From time to time during the 2012 season, the Cowboys were interested in extending quarterback Tony Romo’s contract, even though it doesn’t expire until March 2014. Romo’s camp resisted, realizing that owner Jerry Jones merely was hoping to buy low.
Now that Romo is preparing to carry a $16.8 million salary-cap charge into the last year of his contract, Jones isn’t hoping simply to buy low but to buy a lower cap number.
Still, as Calvin Watkins of ESPNDallas.com reports, talks on a new deal haven’t begun.

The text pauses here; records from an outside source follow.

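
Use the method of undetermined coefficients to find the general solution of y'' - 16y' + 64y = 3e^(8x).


Characteristic polynomial (r - 8)² = 0; repeated root r = 8.
y_h = (C₁ + C₂x)e^(8x). Forcing matches the repeated root (resonance), so try y_p = Ax² e^(8x).
Substitute and solve for A: 2A = 3, so A = 3/2.
General solution: y = (C₁ + C₂x + (3/2)x²)e^(8x).


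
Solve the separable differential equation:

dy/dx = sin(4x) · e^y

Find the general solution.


Separate: e^(-y) dy = sin(4x) dx.
Integrate: -e^(-y) = -(1/4)cos(4x) + C₀.
Rearrange: e^(-y) = (1/4)cos(4x) + C.


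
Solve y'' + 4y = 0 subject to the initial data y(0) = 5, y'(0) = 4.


Characteristic roots of r² + 4 = 0 are ±2i, so y = C₁cos(2x) + C₂sin(2x).
Apply y(0) = 5: C₁ = 5. Differentiate and apply y'(0) = 4: 2·C₂ = 4, so C₂ = 2.
Particular solution: y = 5cos(2x) + 2sin(2x).


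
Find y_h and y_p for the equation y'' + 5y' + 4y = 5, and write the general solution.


Characteristic roots of r² + 5r + 4 = 0 are -1, -4.
y_h = C₁e^(-x) + C₂e^(-4x).
Constant forcing; try y_p = A. Then 4A = 5 ⇒ A = 5/4.
General solution: y = C₁e^(-x) + C₂e^(-4x) + 5/4.


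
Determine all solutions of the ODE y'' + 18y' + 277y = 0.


Characteristic equation: r² + 18r + 277 = 0.
Discriminant is negative; roots r = -9 ± 14i (complex conjugate pair).
General solution uses e^(α x)(C₁ cos(β x) + C₂ sin(β x)): y = e^(-9x)(C₁cos(14x) + C₂sin(14x)).


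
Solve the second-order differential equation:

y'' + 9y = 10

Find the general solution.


Homogeneous part: r² + 9 = 0 ⇒ r = ±3i, so y_h = C₁cos(3x) + C₂sin(3x).
Try constant y_p = A; plug in: 9A = 10 ⇒ A = 10/9.
General solution: y = C₁cos(3x) + C₂sin(3x) + 10/9.


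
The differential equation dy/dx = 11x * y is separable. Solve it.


Separate variables: dy/y = 11x dx.
Integrate: ln|y| = (11/2)x^2 + C₀.
Exponentiate: y = Ce^((11/2)x^2).


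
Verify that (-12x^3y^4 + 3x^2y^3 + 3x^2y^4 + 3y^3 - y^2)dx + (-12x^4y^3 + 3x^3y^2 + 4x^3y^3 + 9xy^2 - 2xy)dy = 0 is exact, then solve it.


Check exactness: ∂M/∂y = -48x^3y^3 + 9x^2y^2 + 12x^2y^3 + 9y^2 - 2y and ∂N/∂x = -48x^3y^3 + 9x^2y^2 + 12x^2y^3 + 9y^2 - 2y; equal, so the equation is exact.
Integrate M with respect to x (treating y as constant): ∫M dx = -3x^4y^4 + x^3y^3 + x^3y^4 + 3xy^3 - xy^2 + h(y).
Differentiate w.r.t. y and set equal to N: all terms match, so h'(y) = 0 and h is a constant absorbed into C.
General solution: -3x^4y^4 + x^3y^3 + x^3y^4 + 3xy^3 - xy^2 = C.


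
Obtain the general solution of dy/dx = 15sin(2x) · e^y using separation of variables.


Separate: e^(-y) dy = 15sin(2x) dx.
Integrate: -e^(-y) = -(15/2)cos(2x) + C₀.
Rearrange: e^(-y) = (15/2)cos(2x) + C.


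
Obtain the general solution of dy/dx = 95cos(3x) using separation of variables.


g(y) = 1, so integrate directly: y = ∫ 95cos(3x) dx = (95/3)sin(3x) + C.


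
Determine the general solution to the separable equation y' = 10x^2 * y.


Separate variables: dy/y = 10x^2 dx.
Integrate: ln|y| = (10/3)x^3 + C₀.
Exponentiate: y = Ce^((10/3)x^3).


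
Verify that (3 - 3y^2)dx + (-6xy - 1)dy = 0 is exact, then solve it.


Check exactness: ∂M/∂y = -6y and ∂N/∂x = -6y; equal, so the equation is exact.
Integrate M with respect to x (treating y as constant): ∫M dx = 3x - 3xy^2 + h(y).
Differentiate w.r.t. y and set equal to N: the x-dependent terms already match, leaving h'(y) = -1. Integrate: h(y) = -y.
So F(x,y) = 3x - 3xy^2 - y.
General solution: 3x - 3xy^2 - y = C.


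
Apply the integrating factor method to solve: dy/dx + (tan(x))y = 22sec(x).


P(x) = tan(x) ⇒ μ = e^(∫tan(x)dx) = sec(x).
(sec(x) y)' = 22sec²(x) ⇒ sec(x) y = 22tan(x) + C.
Multiply by cos(x): y = 22sin(x) + C·cos(x).


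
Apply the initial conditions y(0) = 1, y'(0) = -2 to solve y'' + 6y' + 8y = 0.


Characteristic roots of r² + 6r + 8 = 0 are -2, -4.
General solution y = c₁ e^(-2x) + c₂ e^(-4x).
Apply y(0) = 1: c₁ + c₂ = 1. Apply y'(0) = -2: -2 c₁ - 4 c₂ = -2.
Solve: c₁ = 1, c₂ = 0.
Particular solution: y = e^(-2x) + 0e^(-4x).


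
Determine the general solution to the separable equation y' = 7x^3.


Integrate both sides with respect to x: y = ∫ 7x^3 dx = (7/4)x^4 + C.


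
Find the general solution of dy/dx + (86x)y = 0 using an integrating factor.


P(x) = 86x ⇒ μ = e^(43x²).
Q(x) = 0 so μ y is constant: y = Ce^(-43x²).


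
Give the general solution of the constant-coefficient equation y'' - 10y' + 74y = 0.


Characteristic equation: r² - 10r + 74 = 0.
Discriminant is negative; roots r = 5 ± 7i (complex conjugate pair).
General solution uses e^(α x)(C₁ cos(β x) + C₂ sin(β x)): y = e^(5x)(C₁cos(7x) + C₂sin(7x)).


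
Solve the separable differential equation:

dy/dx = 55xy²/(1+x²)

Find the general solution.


Separate: dy/y² = 55x/(1+x²) dx.
Integrate LHS: ∫ dy/y² = -1/y.
Integrate RHS via u = 1+x²: (55/2)ln(1+x²) + C.
Result: -1/y = (55/2)ln(1+x²) + C.


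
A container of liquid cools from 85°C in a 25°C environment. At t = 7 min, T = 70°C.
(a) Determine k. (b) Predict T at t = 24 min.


Newton's law: T(t) = T_a + (T₀ - T_a)e^(-kt).
(a) Use T(7) = 70: (70 - 25)/(85 - 25) = e^(-k·7), so k = -ln(0.750)/7 ≈ 0.0411.
(b) Apply k to t = 24: T(24) = 25 + (60)e^(-0.986) ≈ 47.4°C.


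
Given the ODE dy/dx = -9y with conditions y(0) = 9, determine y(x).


General solution of y' = -9y is y = Ce^(-9x).
Apply y(0) = 9: C = 9.
Particular solution: y = 9e^(-9x).


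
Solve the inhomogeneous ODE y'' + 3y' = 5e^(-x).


Characteristic roots of r² + 3r = 0 are 0, -3.
y_h = C₁ + C₂e^(-3x).
Forcing exponent -1 is not a characteristic root; try y_p = Ae^(-x).
Substitute: A·(1 + (3)·-1 + (0)) = A·-2 = 5, so A = -5/2.
General solution: y = C₁ + C₂e^(-3x) - (5/2)e^(-x).


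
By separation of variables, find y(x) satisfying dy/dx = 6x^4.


Integrate both sides with respect to x: y = ∫ 6x^4 dx = (6/5)x^5 + C.


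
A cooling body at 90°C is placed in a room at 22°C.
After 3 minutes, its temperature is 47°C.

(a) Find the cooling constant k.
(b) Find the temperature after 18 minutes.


Newton's law: T(t) = T_a + (T₀ - T_a)e^(-kt).
(a) Use T(3) = 47: (47 - 22)/(90 - 22) = e^(-k·3), so k = -ln(0.368)/3 ≈ 0.3335.
(b) Apply k to t = 18: T(18) = 22 + (68)e^(-6.004) ≈ 22.2°C.


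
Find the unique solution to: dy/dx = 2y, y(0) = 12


General solution of y' = 2y is y = Ce^(2x).
Apply y(0) = 12: C = 12.
Particular solution: y = 12e^(2x).


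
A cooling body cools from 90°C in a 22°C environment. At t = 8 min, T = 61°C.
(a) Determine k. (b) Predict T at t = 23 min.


Newton's law: T(t) = T_a + (T₀ - T_a)e^(-kt).
(a) Use T(8) = 61: (61 - 22)/(90 - 22) = e^(-k·8), so k = -ln(0.574)/8 ≈ 0.0695.
(b) Apply k to t = 23: T(23) = 22 + (68)e^(-1.598) ≈ 35.8°C.


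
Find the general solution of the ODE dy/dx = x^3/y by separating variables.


Separate variables: y dy = x^3 dx.
Integrate both sides: y²/2 = (1/4)x^4 + C₀.
Multiply by 2: y² = (1/2)x^4 + C.


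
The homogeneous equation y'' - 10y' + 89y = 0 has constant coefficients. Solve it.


Characteristic equation: r² - 10r + 89 = 0.
Discriminant is negative; roots r = 5 ± 8i (complex conjugate pair).
General solution uses e^(α x)(C₁ cos(β x) + C₂ sin(β x)): y = e^(5x)(C₁cos(8x) + C₂sin(8x)).


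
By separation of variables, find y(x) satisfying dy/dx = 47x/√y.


Separate: √y dy = 47x dx.
Integrate: (2/3)y^(3/2) = (47/2)x² + C.


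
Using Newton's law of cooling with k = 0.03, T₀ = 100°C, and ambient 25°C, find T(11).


Newton's law: dT/dt = -k(T - T_a) has solution T(t) = T_a + (T₀ - T_a)e^(-kt).
Plug in T_a = 25, T₀ = 100, k = 0.03, t = 11: T(11) = 25 + (75)e^(-0.33) ≈ 78.9°C.


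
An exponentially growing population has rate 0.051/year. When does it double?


Exponential growth: P(t) = P₀ e^(0.051t). Set P(t)/P₀ = 2: e^(0.051t) = 2.
Solve: t = ln(2)/0.051 ≈ 13.59 years.


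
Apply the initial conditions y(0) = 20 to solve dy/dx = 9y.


General solution of y' = 9y is y = Ce^(9x).
Apply y(0) = 20: C = 20.
Particular solution: y = 20e^(9x).


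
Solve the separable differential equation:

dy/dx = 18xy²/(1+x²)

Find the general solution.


Separate: dy/y² = 18x/(1+x²) dx.
Integrate LHS: ∫ dy/y² = -1/y.
Integrate RHS via u = 1+x²: 9ln(1+x²) + C.
Result: -1/y = 9ln(1+x²) + C.


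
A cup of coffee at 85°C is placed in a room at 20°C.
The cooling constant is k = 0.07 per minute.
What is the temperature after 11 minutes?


Newton's law: dT/dt = -k(T - T_a) has solution T(t) = T_a + (T₀ - T_a)e^(-kt).
Plug in T_a = 20, T₀ = 85, k = 0.07, t = 11: T(11) = 20 + (65)e^(-0.77) ≈ 50.1°C.


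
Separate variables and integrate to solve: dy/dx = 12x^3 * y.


Separate variables: dy/y = 12x^3 dx.
Integrate: ln|y| = 3x^4 + C₀.
Exponentiate: y = Ce^(3x^4).


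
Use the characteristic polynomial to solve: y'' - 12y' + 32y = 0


Characteristic equation: r² - 12r + 32 = 0.
Factor: (r - 4)(r - 8) = 0 ⇒ r = 4, 8 (distinct real).
General solution: y = C₁e^(4x) + C₂e^(8x).


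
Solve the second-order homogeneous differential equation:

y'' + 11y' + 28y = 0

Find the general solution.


Characteristic equation: r² + 11r + 28 = 0.
Factor: (r + 7)(r + 4) = 0 ⇒ r = -7, -4 (distinct real).
General solution: y = C₁e^(-7x) + C₂e^(-4x).


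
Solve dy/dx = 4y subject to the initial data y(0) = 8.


General solution of y' = 4y is y = Ce^(4x).
Apply y(0) = 8: C = 8.
Particular solution: y = 8e^(4x).


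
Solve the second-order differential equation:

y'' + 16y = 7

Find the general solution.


Homogeneous part: r² + 16 = 0 ⇒ r = ±4i, so y_h = C₁cos(4x) + C₂sin(4x).
Try constant y_p = A; plug in: 16A = 7 ⇒ A = 7/16.
General solution: y = C₁cos(4x) + C₂sin(4x) + 7/16.


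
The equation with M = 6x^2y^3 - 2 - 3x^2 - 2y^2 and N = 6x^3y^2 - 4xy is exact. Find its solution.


Check exactness: ∂M/∂y = 18x^2y^2 - 4y and ∂N/∂x = 18x^2y^2 - 4y; equal, so the equation is exact.
Integrate M with respect to x (treating y as constant): ∫M dx = 2x^3y^3 - 2x - x^3 - 2xy^2 + h(y).
Differentiate w.r.t. y and set equal to N: all terms match, so h'(y) = 0 and h is a constant absorbed into C.
General solution: 2x^3y^3 - 2x - x^3 - 2xy^2 = C.


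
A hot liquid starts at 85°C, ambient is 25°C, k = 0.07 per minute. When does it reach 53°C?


From T(t) = T_a + (T₀ - T_a)e^(-kt), set T(t) = 53:
(53 - 25) / (85 - 25) = e^(-0.07t), so t = -ln(0.467)/0.07 ≈ 10.9 minutes.


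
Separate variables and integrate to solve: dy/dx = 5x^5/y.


Separate variables: y dy = 5x^5 dx.
Integrate both sides: y²/2 = (5/6)x^6 + C₀.
Multiply by 2: y² = (5/3)x^6 + C.


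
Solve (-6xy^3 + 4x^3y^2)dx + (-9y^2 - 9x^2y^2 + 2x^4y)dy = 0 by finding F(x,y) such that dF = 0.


Check exactness: ∂M/∂y = -18xy^2 + 8x^3y and ∂N/∂x = -18xy^2 + 8x^3y; equal, so the equation is exact.
Integrate M with respect to x (treating y as constant): ∫M dx = -3x^2y^3 + x^4y^2 + h(y).
Differentiate w.r.t. y and set equal to N: the x-dependent terms already match, leaving h'(y) = -9y^2. Integrate: h(y) = -3y^3.
So F(x,y) = -3y^3 - 3x^2y^3 + x^4y^2.
General solution: -3y^3 - 3x^2y^3 + x^4y^2 = C.


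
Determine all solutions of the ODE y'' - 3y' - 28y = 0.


Characteristic equation: r² - 3r - 28 = 0.
Factor: (r - 7)(r + 4) = 0 ⇒ r = 7, -4 (distinct real).
General solution: y = C₁e^(7x) + C₂e^(-4x).


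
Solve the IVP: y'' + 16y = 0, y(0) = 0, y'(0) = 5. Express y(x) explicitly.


Characteristic roots of r² + 16 = 0 are ±4i, so y = C₁cos(4x) + C₂sin(4x).
Apply y(0) = 0: C₁ = 0. Differentiate and apply y'(0) = 5: 4·C₂ = 5, so C₂ = 5/4.
Particular solution: y = (5/4)sin(4x).


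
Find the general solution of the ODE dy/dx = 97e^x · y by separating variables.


Separate variables: dy/y = 97e^x dx.
Integrate: ln|y| = 97e^x + C₀.
Exponentiate: y = Ce^(97e^x).


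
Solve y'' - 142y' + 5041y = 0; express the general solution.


Characteristic equation: r² - 142r + 5041 = 0, i.e. (r - 71)² = 0.
Repeated root r = 71; include an x factor for the second linearly independent solution.
General solution: y = (C₁ + C₂x)e^(71x).


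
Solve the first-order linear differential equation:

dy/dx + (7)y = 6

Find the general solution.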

It’s not a surprise. The Cowboys have made clear their desire to keep Romo, and Romo has no reason to do (another) below-market deal as he closes in on what likely will be the last big payday of his career. As Ross Tucker explained last week on PFT Live, Romo instantly would become the league’s highest paid player if he were a free agent right now.
So why not wait it out?
The other dynamic at play here is the fact that Romo is represented by CAA, which represents several starting quarterbacks who will be getting paid soon. Last year, CAA client Drew Brees nudged the bar higher than ever for quarterbacks with a five-year, $100 million deal, $61 million of which he’ll earn in the first three years. With the Falcons interested in extending CAA client Matt Ryan and with the Lions more desperate than they’ll admit to shrink CAA client Matthew Stafford’s cap number down from $20.8 million, the smart move for Romo could be to wait and see what those two guys get before doing his own deal.
As long as Romo is willing to bear the risk of a serious injury in 2013, there’s no reason to do anything other than cash $11.5 million worth of checks this year and push his way to market, or at least to the exclusive franchise tag.
Unless, of course, the Cowboys give him many million more reasons to do otherwise.
And if/when he signs a new contract, hopefully he’ll be able to afford a better hat. Or at least to get one that comes with a free bowl of soup.